Published on 12 August 2021 08:15 AM
This post thumbnail

Authentication has been a topic of fascination for me over the last several months. I have been researching all of the available options that I can find. If you follow me on YouTube, then you might have seen my video about authentication methods. Since creating that video, I stumbled upon SuperTokens, and I have to say... I am impressed.

That being said, SuperTokens is for a specific use case—web apps created with create-react-app. Technically, it works with other libraries as well, but I think other options are better for projects built with Gatsby, other JavaScript frameworks, or native applications—At least for now (I am actually a contributor for SuperTokens, and in the future I plan on working on bringing ease-of-use to Gatsby and maybe Expo for native applications).

SuperTokens is good for several reasons:

  • It is simple to set up (with create-react-app).
  • It is open source.
  • You can easily self-host it (I'm working on the CapRover One-Click App).
  • It integrates with your Node.js API.

Some of the (current) drawbacks of SuperTokens include:

  • There are not supported SDKs for other frameworks.
  • There are not supported SDKs for other backends.

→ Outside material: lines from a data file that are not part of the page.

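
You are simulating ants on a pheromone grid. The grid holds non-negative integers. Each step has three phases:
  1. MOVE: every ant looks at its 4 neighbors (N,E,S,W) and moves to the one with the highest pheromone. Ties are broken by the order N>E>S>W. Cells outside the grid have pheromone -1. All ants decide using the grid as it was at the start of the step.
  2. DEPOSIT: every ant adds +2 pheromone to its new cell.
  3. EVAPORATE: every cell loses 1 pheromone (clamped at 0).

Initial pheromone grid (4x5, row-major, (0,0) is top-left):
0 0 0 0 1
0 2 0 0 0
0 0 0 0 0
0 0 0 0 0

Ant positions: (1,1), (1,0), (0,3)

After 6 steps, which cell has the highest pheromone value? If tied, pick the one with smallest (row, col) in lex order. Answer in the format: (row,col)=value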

Keeping in mind these limitations, this is the perfect use case for SuperTokens:

SaaS web application built with CRA on a subdomain

Let me explain.

You probably do not want to use create-react-app for a landing page because you want to optimize SEO. So instead, you choose Next.js or Gatsby. But those are annoying to build apps in, so you use create-react-app for the app itself. Host the app on https://app.yourdomain.com and the landing page on https://yourdomain.com. Then boom. Easy authentication with better SEO. And your authentication is not bound by vendor lockin because you can selfhost it.

This is my current strategy for TickerTab.